Associate professor of political and administrative studies at University of Malawi’s Chancellor College, Mustafa Hussein, said, in an interview, that Mutharika’s pronouncement eroded public confidence in MEC.
He said: “That statement coming from a person who was declared president, makes the results suspect. There is need for MEC to do some soul-searching.”
Hussein said Mutharika made a strong statement which meant that the elections were not credible despite some stakeholders such as MEC itself claiming that they were free and fair.
“If number one, number two and number three are all saying the results were stolen, then it raises controversy regarding the credibility of the election’ results,” he said.
Governance commentator Martin Chiphwanya also observed that Mutharika’s statement “renders credence to the allegations made by Chakwera and Chilima that the election was marred with irregularities”.
“His statement is in agreement with concerns raised by the other top contenders. The fact that all top contenders are making similar allegation and are dissatisfied with the election outcome raises doubts about MEC’s credibility.
“It tells a story that the elections may not have been credible and in the wake of these allegations, MEC has some explanation to do to the nation to clear itself,” he said.
Chiphwanya, however, said the court process underway would “surely help to uncover so many finer details on what exactly happened”.
DPP spokesperson Nicholas Dausi was not available for comment but MCP and UTM spokespersons the Reverend Maurice Munthali and Joseph Chidanti-Malunga, respectively, claimed Mutharika was now a witness in their election case.
Said Chidanti-Malunga: “Technically, we are now adding another witness to the list of witnesses. I hope he is going to come in court and present his case as a witness.”
On his part, Munthali said it was gratifying that Mutharika revealed to Malawians such information which would now make the party conclude that “he is accepting to have been unlawfully sworn-in because his victory was out of stolen votes”.
“It does not really matter whether the rigging was in his favour or not, what matters in this case is the fact that his votes were stolen and he has accepted that the process was not right,” he explained.

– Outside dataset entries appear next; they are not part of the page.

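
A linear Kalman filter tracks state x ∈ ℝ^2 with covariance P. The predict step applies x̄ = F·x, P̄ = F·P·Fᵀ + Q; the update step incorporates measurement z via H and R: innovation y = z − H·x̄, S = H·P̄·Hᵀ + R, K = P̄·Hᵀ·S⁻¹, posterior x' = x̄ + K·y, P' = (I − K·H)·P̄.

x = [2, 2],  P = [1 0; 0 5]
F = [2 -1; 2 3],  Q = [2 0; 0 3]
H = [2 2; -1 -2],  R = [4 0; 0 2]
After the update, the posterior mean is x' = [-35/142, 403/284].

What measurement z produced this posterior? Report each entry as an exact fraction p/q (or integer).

z = [1, -3]

x̄ = F·x = [2, 10]
P̄ = F·P·Fᵀ + Q = [11 -11; -11 52]
S = H·P̄·Hᵀ + R = [168 -164; -164 177]
K = P̄·Hᵀ·S⁻¹ = [451/710 231/355; -369/1420 -272/355]
x' − x̄ = [-319/142, -2437/284] = K·y
y = (KᵀK)⁻¹·Kᵀ·(x' − x̄) = [-23, 19]
z = y + H·x̄ = [-23, 19] + [24, -22] = [1, -3]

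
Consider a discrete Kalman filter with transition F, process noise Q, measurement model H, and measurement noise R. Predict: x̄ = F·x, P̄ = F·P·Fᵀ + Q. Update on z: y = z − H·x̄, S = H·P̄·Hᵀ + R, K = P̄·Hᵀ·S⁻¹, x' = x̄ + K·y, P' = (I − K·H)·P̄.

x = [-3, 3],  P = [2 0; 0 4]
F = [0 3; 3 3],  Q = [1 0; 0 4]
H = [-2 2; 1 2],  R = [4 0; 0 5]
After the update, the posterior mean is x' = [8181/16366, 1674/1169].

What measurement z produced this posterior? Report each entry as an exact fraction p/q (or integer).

z = [3, 3]

x̄ = F·x = [9, 0]
P̄ = F·P·Fᵀ + Q = [37 36; 36 58]
S = H·P̄·Hᵀ + R = [96 86; 86 418]
K = P̄·Hᵀ·S⁻¹ = [-5105/16366 2659/8183; 190/1169 386/1169]
x' − x̄ = [-139113/16366, 1674/1169] = K·y
y = (KᵀK)⁻¹·Kᵀ·(x' − x̄) = [21, -6]
z = y + H·x̄ = [21, -6] + [-18, 9] = [3, 3]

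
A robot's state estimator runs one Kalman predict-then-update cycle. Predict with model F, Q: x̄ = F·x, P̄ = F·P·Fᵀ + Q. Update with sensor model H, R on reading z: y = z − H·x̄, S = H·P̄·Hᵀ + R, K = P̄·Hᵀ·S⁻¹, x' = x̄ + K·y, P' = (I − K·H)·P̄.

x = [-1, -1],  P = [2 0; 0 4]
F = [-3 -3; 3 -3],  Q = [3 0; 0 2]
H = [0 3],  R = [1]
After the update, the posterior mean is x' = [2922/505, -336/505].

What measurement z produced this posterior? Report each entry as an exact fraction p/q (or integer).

x̄ = F·x = [6, 0]
P̄ = F·P·Fᵀ + Q = [57 18; 18 56]
S = H·P̄·Hᵀ + R = [505]
K = P̄·Hᵀ·S⁻¹ = [54/505; 168/505]
x' − x̄ = [-108/505, -336/505] = K·y
y = (KᵀK)⁻¹·Kᵀ·(x' − x̄) = [-2]
z = y + H·x̄ = [-2] + [0] = [-2]

z = [-2]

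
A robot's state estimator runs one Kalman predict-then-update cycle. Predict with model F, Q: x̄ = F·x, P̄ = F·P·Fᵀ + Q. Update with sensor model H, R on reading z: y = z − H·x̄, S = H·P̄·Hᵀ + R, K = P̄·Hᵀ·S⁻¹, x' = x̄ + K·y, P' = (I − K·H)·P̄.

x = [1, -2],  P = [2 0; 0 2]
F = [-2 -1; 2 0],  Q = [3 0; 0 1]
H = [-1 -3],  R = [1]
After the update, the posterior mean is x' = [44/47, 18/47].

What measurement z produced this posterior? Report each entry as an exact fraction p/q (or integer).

z = [-2]

x̄ = F·x = [0, 2]
P̄ = F·P·Fᵀ + Q = [13 -8; -8 9]
S = H·P̄·Hᵀ + R = [47]
K = P̄·Hᵀ·S⁻¹ = [11/47; -19/47]
x' − x̄ = [44/47, -76/47] = K·y
y = (KᵀK)⁻¹·Kᵀ·(x' − x̄) = [4]
z = y + H·x̄ = [4] + [-6] = [-2]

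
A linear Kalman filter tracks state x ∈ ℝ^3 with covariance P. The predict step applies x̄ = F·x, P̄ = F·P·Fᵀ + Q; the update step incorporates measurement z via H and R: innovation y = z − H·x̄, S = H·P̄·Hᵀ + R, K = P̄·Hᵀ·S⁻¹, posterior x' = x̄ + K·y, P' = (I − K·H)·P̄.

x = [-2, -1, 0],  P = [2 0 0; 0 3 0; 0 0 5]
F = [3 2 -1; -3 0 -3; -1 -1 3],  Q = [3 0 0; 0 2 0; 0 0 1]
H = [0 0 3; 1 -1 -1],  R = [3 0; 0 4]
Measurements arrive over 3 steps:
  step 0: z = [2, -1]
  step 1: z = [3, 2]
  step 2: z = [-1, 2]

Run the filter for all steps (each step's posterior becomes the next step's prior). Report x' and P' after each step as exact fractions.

step 0: x̄ = F·x = [-8, 6, 3]
step 0: P̄ = F·P·Fᵀ + Q = [38 -3 -27; -3 65 -39; -27 -39 51]
step 0: y = z − H·x̄ = [-7, 16]
step 0: S = H·P̄·Hᵀ + R = [462 -117; -117 140]
step 0: K = P̄·Hᵀ·S⁻¹ = [-1128/16997 7313/16997; -6591/16997 -9029/16997; 5619/16997 -39/16997]
step 0: x' = x̄ + K·y = [-11072/16997, 3655/16997, 11034/16997]
step 0: P' = (I − K·H)·P̄ = [57234/16997 29110/16997 -1128/16997; 29110/16997 71817/16997 -6591/16997; -1128/16997 -6591/16997 5619/16997]
step 1: x̄ = F·x = [-36940/16997, 114/16997, 40519/16997]
step 1: P̄ = F·P·Fᵀ + Q = [1241436/16997 -626595/16997 -535160/16997; -626595/16997 579367/16997 195456/16997; -535160/16997 195456/16997 301153/16997]
step 1: y = z − H·x̄ = [-70566/16997, 111567/16997]
step 1: S = H·P̄·Hᵀ + R = [2761368/16997 -3095307/16997; -3095307/16997 4904366/16997]
step 1: K = P̄·Hᵀ·S⁻¹ = [-8535773/77696729 32685008/77696729; -28672818/77696729 -40298128/77696729; 24264121/77696729 -1031769/77696729]
step 1: x' = x̄ + K·y = [81119402/77696729, -144952506/77696729, 77711386/77696729]
step 1: P' = (I − K·H)·P̄ = [247289908/77696729 125085649/77696729 -8535773/77696729; 125085649/77696729 314950979/77696729 -28672818/77696729; -8535773/77696729 -28672818/77696729 24264121/77696729]
step 2: x̄ = F·x = [-124258192/77696729, -476492364/77696729, 296967262/77696729]
step 2: P̄ = F·P·Fᵀ + Q = [5409701094/77696729 -2680079157/77696729 -2356059746/77696729; -2680079157/77696729 2445735805/77696729 863945766/77696729; -2356059746/77696729 863945766/77696729 1331737549/77696729]
step 2: y = z − H·x̄ = [-968598515/77696729, 100126548/77696729]
step 2: S = H·P̄·Hᵀ + R = [12218728128/77696729 -13655229183/77696729; -13655229183/77696729 21298130702/77696729]
step 2: K = P̄·Hᵀ·S⁻¹ = [-33886737875/316490306141 133498848626/316490306141; -114077157444/316490306141 -162148076950/316490306141; 98397391813/316490306141 -4551743061/316490306141]
step 2: x' = x̄ + K·y = [88329453769/316490306141, -727772929416/316490306141, -22858854789/316490306141]
step 2: P' = (I − K·H)·P̄ = [1005097727458/316490306141 504989070829/316490306141 -33886737875/316490306141; 504989070829/316490306141 1267658536073/316490306141 -114077157444/316490306141; -33886737875/316490306141 -114077157444/316490306141 98397391813/316490306141]

step 0: x' = [-11072/16997, 3655/16997, 11034/16997], P' = [57234/16997 29110/16997 -1128/16997; 29110/16997 71817/16997 -6591/16997; -1128/16997 -6591/16997 5619/16997]
step 1: x' = [81119402/77696729, -144952506/77696729, 77711386/77696729], P' = [247289908/77696729 125085649/77696729 -8535773/77696729; 125085649/77696729 314950979/77696729 -28672818/77696729; -8535773/77696729 -28672818/77696729 24264121/77696729]
step 2: x' = [88329453769/316490306141, -727772929416/316490306141, -22858854789/316490306141], P' = [1005097727458/316490306141 504989070829/316490306141 -33886737875/316490306141; 504989070829/316490306141 1267658536073/316490306141 -114077157444/316490306141; -33886737875/316490306141 -114077157444/316490306141 98397391813/316490306141]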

The MCP publicist further said Mutharika was now a complainant in the matter and complaining on the podium as the matter is serious in nature.should stop trivialising it by
“He should now face the law and accept to be a witness in the case because all the top three presidential candidates are now consenting to the fact that the votes were rigged.
“So. his statement strengthens what Dr Chakwera and Dr Chilima have been talking about all along. They have now been exonerated because people thought they were just speaking because they wanted to rule the country,” said Munthali.
But a constitutional law expert who did not want to be named said people need not take seriously political statements made on the podium.
“Politicians make all sorts of statements while on the podium and so we don’t have to take them too seriously. There is always grandstanding just to show confidence and we cannot hold each one account to their statements,” he said.
Mutharika was declared winner in the elections after narrowly defeating his main challenger Malawi Congress Party (MCP) torchbearer Chakwera with 1 940 709 votes against 1 781 740.
A majority 62 percent of Malawians rejected him and his running mate Everton Chimulirenji—now Vice-President in the first-past-the-post (winner takes-it-all) presidential race.